Date of birth: July 20.

Current residence: Henrico County.

Education: Business-travel degree.

Family: Two daughters, Salinda Childs, 24, and Lynelle Childs, 22, and one grandson, Jayden Alston-Childs, 6.

No. 1 volunteer position: Coordinator, Catena L. Parker Foundation Annual Walk-A-Thon.

Mission of Catena L. Parker Foundation: To provide support and be an emotional outlet for families of missing children.

Some reasons children go missing: Runaways, abductions and acts of violence are reasons some children go missing.

Why the foundation’s annual walk-a-thon is important: To raise awareness about a place that provides support to families that have missing children.
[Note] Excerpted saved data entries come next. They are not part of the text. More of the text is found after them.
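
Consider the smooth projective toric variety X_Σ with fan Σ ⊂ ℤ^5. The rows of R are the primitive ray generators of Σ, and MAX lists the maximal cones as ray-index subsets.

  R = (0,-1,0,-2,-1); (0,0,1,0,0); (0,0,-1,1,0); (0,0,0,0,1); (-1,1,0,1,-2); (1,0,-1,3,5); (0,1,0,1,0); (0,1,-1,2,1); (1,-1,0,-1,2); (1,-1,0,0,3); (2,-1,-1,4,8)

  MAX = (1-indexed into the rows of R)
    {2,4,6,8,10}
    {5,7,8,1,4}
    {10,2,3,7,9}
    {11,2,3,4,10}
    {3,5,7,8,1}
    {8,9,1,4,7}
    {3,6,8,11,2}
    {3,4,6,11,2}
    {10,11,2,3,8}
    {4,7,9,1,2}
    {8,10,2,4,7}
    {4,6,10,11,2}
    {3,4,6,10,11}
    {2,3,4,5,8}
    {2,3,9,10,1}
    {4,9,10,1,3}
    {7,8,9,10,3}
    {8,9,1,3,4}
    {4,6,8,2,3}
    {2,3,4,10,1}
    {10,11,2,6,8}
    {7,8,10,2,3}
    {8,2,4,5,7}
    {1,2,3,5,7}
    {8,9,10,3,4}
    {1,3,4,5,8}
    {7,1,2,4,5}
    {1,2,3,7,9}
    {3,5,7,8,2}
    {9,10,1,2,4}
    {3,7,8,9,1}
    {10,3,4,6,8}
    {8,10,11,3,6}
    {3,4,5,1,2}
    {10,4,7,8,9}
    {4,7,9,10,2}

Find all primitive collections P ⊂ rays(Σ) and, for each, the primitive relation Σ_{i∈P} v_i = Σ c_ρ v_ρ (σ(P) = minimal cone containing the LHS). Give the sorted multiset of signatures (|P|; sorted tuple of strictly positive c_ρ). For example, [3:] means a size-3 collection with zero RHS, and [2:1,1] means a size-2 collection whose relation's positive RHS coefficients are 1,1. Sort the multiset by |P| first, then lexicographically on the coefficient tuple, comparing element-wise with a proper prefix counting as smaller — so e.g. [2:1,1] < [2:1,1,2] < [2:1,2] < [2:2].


19 collections generate NE(X_Σ); each relation:

  P = {5,9}:  v_{5} + v_{9} = 0  ⟹  sig = [2:]
  P = {1,6}:  v_{1} + v_{6} = v_{3} + v_{4} + v_{10}  ⟹  sig = [2:1,1,1]
  P = {5,10}:  v_{5} + v_{10} = v_{2} + v_{3} + v_{4}  ⟹  sig = [2:1,1,1]
  P = {9,11}:  v_{9} + v_{11} = v_{2} + v_{3} + v_{8} + 3·v_{10}  ⟹  sig = [2:1,1,1,3]
  P = {6,7}:  v_{6} + v_{7} = v_{2} + 2·v_{8} + v_{10}  ⟹  sig = [2:1,1,2]
  P = {1,11}:  v_{1} + v_{11} = v_{2} + 2·v_{3} + v_{4} + 2·v_{10}  ⟹  sig = [2:1,1,2,2]
  P = {5,11}:  v_{5} + v_{11} = 2·v_{2} + 2·v_{3} + v_{4} + v_{6}  ⟹  sig = [2:1,1,2,2]
  P = {6,9}:  v_{6} + v_{9} = v_{8} + 2·v_{10}  ⟹  sig = [2:1,2]
  P = {5,6}:  v_{5} + v_{6} = 2·v_{2} + 2·v_{3} + 2·v_{4} + v_{8}  ⟹  sig = [2:1,2,2,2]
  P = {7,11}:  v_{7} + v_{11} = 2·v_{2} + v_{3} + 2·v_{8} + 2·v_{10}  ⟹  sig = [2:1,2,2,2]
  P = {1,2,8}:  v_{1} + v_{2} + v_{8} = 0  ⟹  sig = [3:]
  P = {1,7,10}:  v_{1} + v_{7} + v_{10} = v_{9}  ⟹  sig = [3:1]
  P = {3,4,7}:  v_{3} + v_{4} + v_{7} = v_{8}  ⟹  sig = [3:1]
  P = {2,8,9}:  v_{2} + v_{8} + v_{9} = v_{7} + v_{10}  ⟹  sig = [3:1,1]
  P = {1,8,10}:  v_{1} + v_{8} + v_{10} = v_{3} + v_{4} + v_{9}  ⟹  sig = [3:1,1,1]
  P = {4,8,11}:  v_{4} + v_{8} + v_{11} = 2·v_{6}  ⟹  sig = [3:2]
  P = {2,3,4,9}:  v_{2} + v_{3} + v_{4} + v_{9} = v_{10}  ⟹  sig = [4:1]
  P = {2,3,6,10}:  v_{2} + v_{3} + v_{6} + v_{10} = v_{11}  ⟹  sig = [4:1]
  P = {2,3,4,8,10}:  v_{2} + v_{3} + v_{4} + v_{8} + v_{10} = v_{6}  ⟹  sig = [5:1]

so the primitive-relation signature multiset is
    [2:]
    [2:1,1,1]
    [2:1,1,1]
    [2:1,1,1,3]
    [2:1,1,2]
    [2:1,1,2,2]
    [2:1,1,2,2]
    [2:1,2]
    [2:1,2,2,2]
    [2:1,2,2,2]
    [3:]
    [3:1]
    [3:1]
    [3:1,1]
    [3:1,1,1]
    [3:2]
    [4:1]
    [4:1]
    [5:1]


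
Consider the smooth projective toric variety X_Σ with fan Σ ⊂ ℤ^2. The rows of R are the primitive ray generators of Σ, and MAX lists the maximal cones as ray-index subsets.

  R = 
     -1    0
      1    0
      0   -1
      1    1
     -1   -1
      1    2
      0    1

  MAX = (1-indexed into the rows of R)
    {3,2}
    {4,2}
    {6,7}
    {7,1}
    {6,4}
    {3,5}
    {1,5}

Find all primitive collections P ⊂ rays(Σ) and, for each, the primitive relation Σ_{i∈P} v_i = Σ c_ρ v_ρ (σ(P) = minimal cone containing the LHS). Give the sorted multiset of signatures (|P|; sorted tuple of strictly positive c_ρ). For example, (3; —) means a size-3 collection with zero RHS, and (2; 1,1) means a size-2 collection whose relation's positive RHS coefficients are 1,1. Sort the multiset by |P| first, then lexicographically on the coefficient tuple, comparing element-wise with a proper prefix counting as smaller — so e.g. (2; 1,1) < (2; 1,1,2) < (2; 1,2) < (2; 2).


Primitive collections (14):

  P={1,2}:  v_{1} + v_{2} = 0 — sig = (2; —)
  P={3,7}:  v_{3} + v_{7} = 0 — sig = (2; —)
  P={4,5}:  v_{4} + v_{5} = 0 — sig = (2; —)
  P={1,3}:  v_{1} + v_{3} = v_{5} — sig = (2; 1)
  P={1,4}:  v_{1} + v_{4} = v_{7} — sig = (2; 1)
  P={2,5}:  v_{2} + v_{5} = v_{3} — sig = (2; 1)
  P={2,7}:  v_{2} + v_{7} = v_{4} — sig = (2; 1)
  P={3,4}:  v_{3} + v_{4} = v_{2} — sig = (2; 1)
  P={3,6}:  v_{3} + v_{6} = v_{4} — sig = (2; 1)
  P={4,7}:  v_{4} + v_{7} = v_{6} — sig = (2; 1)
  P={5,6}:  v_{5} + v_{6} = v_{7} — sig = (2; 1)
  P={5,7}:  v_{5} + v_{7} = v_{1} — sig = (2; 1)
  P={1,6}:  v_{1} + v_{6} = 2·v_{7} — sig = (2; 2)
  P={2,6}:  v_{2} + v_{6} = 2·v_{4} — sig = (2; 2)

so the primitive-relation signature multiset is
    |P|=2: 14 collections, coeffs (), (), (), (1), (1), (1), (1), (1), (1), (1), (1), (1), (2), (2)


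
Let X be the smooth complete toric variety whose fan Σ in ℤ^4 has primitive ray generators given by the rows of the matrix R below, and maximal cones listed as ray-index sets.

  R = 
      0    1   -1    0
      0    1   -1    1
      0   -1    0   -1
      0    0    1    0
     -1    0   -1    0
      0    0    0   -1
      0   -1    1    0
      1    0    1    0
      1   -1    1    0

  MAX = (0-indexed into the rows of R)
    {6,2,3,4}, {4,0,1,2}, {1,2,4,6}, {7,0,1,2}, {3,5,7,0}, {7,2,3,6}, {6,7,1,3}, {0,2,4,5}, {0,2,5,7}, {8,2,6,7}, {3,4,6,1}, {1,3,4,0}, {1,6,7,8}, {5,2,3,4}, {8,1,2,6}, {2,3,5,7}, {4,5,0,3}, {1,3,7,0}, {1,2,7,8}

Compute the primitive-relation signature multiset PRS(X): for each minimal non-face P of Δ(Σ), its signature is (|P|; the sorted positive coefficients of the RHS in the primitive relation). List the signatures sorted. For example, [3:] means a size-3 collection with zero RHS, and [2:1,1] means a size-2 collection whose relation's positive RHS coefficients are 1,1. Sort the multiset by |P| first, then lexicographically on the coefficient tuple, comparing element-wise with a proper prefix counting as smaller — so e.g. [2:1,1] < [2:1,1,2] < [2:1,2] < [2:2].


The 11 primitive collections of Σ (r=9, n=4):

  P = {0,6}:  v_{0} + v_{6} = 0 ; sig = [2:]
  P = {4,7}:  v_{4} + v_{7} = 0 ; sig = [2:]
  P = {1,5}:  v_{1} + v_{5} = v_{0} ; sig = [2:1]
  P = {3,8}:  v_{3} + v_{8} = v_{6} + v_{7} ; sig = [2:1,1]
  P = {5,6}:  v_{5} + v_{6} = v_{2} + v_{3} ; sig = [2:1,1]
  P = {5,8}:  v_{5} + v_{8} = v_{2} + v_{7} ; sig = [2:1,1]
  P = {0,8}:  v_{0} + v_{8} = v_{1} + v_{2} + v_{7} ; sig = [2:1,1,1]
  P = {4,8}:  v_{4} + v_{8} = v_{1} + v_{2} + v_{6} ; sig = [2:1,1,1]
  P = {1,2,3}:  v_{1} + v_{2} + v_{3} = 0 ; sig = [3:]
  P = {0,2,3}:  v_{0} + v_{2} + v_{3} = v_{5} ; sig = [3:1]
  P = {1,2,6,7}:  v_{1} + v_{2} + v_{6} + v_{7} = v_{8} ; sig = [4:1]

Hence PRS(X_Σ) =
[[2:], [2:], [2:1], [2:1,1], [2:1,1], [2:1,1], [2:1,1,1], [2:1,1,1], [3:], [3:1], [4:1]]


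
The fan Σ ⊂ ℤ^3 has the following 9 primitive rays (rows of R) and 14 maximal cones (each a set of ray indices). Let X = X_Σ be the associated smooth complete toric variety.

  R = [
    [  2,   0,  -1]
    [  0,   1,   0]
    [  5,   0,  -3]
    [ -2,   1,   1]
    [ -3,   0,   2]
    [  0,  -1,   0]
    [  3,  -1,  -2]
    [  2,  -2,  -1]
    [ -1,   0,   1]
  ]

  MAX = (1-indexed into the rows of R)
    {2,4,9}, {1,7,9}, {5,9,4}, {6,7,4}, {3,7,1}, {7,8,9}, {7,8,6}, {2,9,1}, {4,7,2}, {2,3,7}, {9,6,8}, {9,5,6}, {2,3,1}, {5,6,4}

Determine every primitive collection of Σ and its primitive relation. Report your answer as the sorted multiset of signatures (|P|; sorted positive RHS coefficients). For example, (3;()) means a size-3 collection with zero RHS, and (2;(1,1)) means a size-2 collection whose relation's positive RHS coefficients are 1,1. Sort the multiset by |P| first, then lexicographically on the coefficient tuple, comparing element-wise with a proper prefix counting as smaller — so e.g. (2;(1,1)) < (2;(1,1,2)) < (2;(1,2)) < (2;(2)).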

It also brings awareness to the increasing number of children that go missing every year.

Who is invited to participate: Everyone in the community.

Other foundation sponsored projects: Child identification fact cards on loved ones, National Night Out events and Missing Persons Day Rally.

How I start the day: I start the day by making sure Jayden gets to school then I go to work. After work, my time is spent with homework and other activities.

I relax by: Watching TV or reading a good book.

A perfect day for me is: Having a clear calendar with nothing scheduled and I’m able to shop or enjoy pampering time.

Something I love to do that most people would never imagine: I’m a huge sports fan and the one sport that people are surprised I enjoy is NASCAR.

Best late-night snack: Peanut M&Ms.

A quote that I am inspired by is: “You and you alone are the only person who can live the life that writes the story that you were meant to tell. And the world needs your story because the world needs your voice.” – Kerry Washington.

The best thing my parents taught me: Hard work pays off and to keep aiming high to achieve goals.

The person who influenced me the most: My 85-year-old grandmother, Mary Childs, has always worked hard, loves her family and continues to be well respected. She continues to give me life lessons — most importantly to share your talents and time with others.

Book that influenced me the most: “Emotional Intelligence 2.0” by Travis Bradberry and Jean Greaves.

What I’m reading now: “Trust” by Iyanla Vanzant.

If I had more time, I would: Travel to other countries.

My next goal: To connect with other foundations and nonprofit organizations as I believe there is strength in numbers and we can all continue to learn from one another.